Malala Yousafzai Mit 15 schossen ihr die Taliban in den Kopf. Sie fordert: Lasst die Frauen in Afghanistan nicht im Stich

Malala Yousafzai
"Afghanische Frauen und Mädchen verzweifeln an der Angst, nie wieder ein Klassenzimmer zu betreten oder ein Buch in der Hand halten zu dürfen."
© Oli Scarff / AFP
Nach dem Siegeszug der Taliban fürchten afghanische Frauen um ihre Freiheiten. Die Friedensnobelpreisträgerin Malala Yousafzai kritisierte den Rückzug der Alliierten und fordert die internationale Gemeinschaft auf, sich für Frauenrechte und Bildungschancen einzusetzen.

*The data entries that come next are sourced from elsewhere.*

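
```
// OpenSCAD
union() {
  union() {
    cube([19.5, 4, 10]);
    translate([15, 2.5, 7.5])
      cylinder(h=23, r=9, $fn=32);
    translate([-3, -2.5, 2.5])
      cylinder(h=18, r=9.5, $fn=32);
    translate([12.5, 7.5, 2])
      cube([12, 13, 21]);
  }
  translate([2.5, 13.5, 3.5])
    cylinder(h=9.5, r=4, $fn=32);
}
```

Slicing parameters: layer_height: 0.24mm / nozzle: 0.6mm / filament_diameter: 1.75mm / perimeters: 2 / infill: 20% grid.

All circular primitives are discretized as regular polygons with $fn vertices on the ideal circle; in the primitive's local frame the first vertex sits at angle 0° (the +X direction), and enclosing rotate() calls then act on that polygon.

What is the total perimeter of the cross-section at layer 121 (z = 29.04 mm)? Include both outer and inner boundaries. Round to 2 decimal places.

56.46 mm

At z = 29.04 mm: the cube is not intersected at this z (z outside [0, 10]); the r=9 cylinder at (15, 2.5) gives a regular 32-gon of circumradius 9 (constant along its height) (perimeter = 2·32·9.000·sin(180°/32) = 56.46 mm); the cylinder at (-3, -2.5) is not intersected at this z (z outside [2.5, 20.5]); the cube at (12.5, 7.5) is absent (z outside [2, 23]); Taking the union: only the r=9 cylinder at (15, 2.5) is present, so the union is just that shape — boundary = 56.46 mm; the cylinder at (2.5, 13.5) is absent (z outside [3.5, 13]); Taking the union: only the result so far is present, so the union is just that shape — boundary = 56.46 mm. Overall, the cross-section is a single solid region. Total boundary length (outer) = 56.46 mm.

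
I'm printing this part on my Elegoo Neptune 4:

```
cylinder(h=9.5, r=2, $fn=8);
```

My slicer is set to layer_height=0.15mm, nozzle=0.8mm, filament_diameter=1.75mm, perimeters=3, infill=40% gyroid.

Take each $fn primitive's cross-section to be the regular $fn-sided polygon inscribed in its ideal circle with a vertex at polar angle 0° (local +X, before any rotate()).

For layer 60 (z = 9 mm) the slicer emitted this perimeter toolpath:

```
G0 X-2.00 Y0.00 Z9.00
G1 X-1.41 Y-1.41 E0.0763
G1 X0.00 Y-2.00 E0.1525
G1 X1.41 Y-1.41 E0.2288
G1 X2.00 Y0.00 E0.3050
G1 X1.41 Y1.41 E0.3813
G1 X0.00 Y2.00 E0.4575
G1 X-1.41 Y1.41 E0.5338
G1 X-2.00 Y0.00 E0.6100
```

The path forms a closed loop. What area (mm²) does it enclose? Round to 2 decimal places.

11.28 mm²

Apply the shoelace formula to the sequence of (X, Y) vertices; enclosed area = 11.28 mm².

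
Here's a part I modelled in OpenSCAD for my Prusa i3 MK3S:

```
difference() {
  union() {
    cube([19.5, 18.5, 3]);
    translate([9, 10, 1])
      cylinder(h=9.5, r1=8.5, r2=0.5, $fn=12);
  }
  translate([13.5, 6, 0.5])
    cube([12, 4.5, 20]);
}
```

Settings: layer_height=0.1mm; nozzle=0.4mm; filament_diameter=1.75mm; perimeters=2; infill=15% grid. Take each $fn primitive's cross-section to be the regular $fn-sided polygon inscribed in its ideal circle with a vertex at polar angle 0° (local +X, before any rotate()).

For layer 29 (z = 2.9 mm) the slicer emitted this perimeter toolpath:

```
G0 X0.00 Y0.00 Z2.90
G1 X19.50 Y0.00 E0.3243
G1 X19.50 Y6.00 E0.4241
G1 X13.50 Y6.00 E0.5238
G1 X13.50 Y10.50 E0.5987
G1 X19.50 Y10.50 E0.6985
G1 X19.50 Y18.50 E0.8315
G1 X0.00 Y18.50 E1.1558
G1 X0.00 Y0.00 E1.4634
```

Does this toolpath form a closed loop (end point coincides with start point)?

yes

Start point (G0): (0.00, 0.00). End point (last G1): the path returns to the start — closed.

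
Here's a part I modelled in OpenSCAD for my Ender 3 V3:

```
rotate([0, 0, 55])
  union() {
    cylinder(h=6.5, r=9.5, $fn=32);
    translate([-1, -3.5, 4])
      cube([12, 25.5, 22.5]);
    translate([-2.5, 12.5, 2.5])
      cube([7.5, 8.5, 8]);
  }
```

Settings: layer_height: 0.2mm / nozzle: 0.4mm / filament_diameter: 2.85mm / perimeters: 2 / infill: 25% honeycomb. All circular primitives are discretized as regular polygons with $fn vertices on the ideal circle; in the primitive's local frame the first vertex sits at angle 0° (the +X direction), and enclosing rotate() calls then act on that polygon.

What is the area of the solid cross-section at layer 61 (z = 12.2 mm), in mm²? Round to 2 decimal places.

At z = 12.2 mm: the cylinder is not intersected at this z (z outside [0, 6.5]); the 12×25.5 cube at (-1, -3.5) contributes its full rectangle (area 306.00 mm²); the cube at (-2.5, 12.5) is not intersected at this z (z outside [2.5, 10.5]); Merging all regions: only the 12×25.5 cube at (-1, -3.5) is present, so the union is just that shape — area = 306.00 mm²; (rotated 55° about Z; rotation is an isometry so areas/perimeters/island counts are preserved). Overall, the cross-section is a single solid region. Net area = 306.00 mm².

306.00 mm²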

Wenige Tage nach der Machtübernahme der Taliban hat sich die Friedensnobelpreisträgerin, Malala Yousafzai, zur Lage der Frauen in Afghanistan geäußert. In den vergangenen zwanzig Jahren hätten Millionen Frauen und Mädchen Bildungsmöglichkeiten offen gestanden. Die Rückkehr der Taliban gefährde diese Möglichkeiten, schrieb sie in einem Beitrag für die New York Times. Bereits am Montag hatte sich Malala Yousafzai auf Twitter geäußert. "Ich bin zutiefst besorgt um Frauen, Minderheiten und Verfechter von Menschenrechten", schrieb die 24-Jährige und bat Politiker vor Ort und weltweit um sofortige humanitäre Hilfe zum Schutz von Flüchtlingen und Zivilisten.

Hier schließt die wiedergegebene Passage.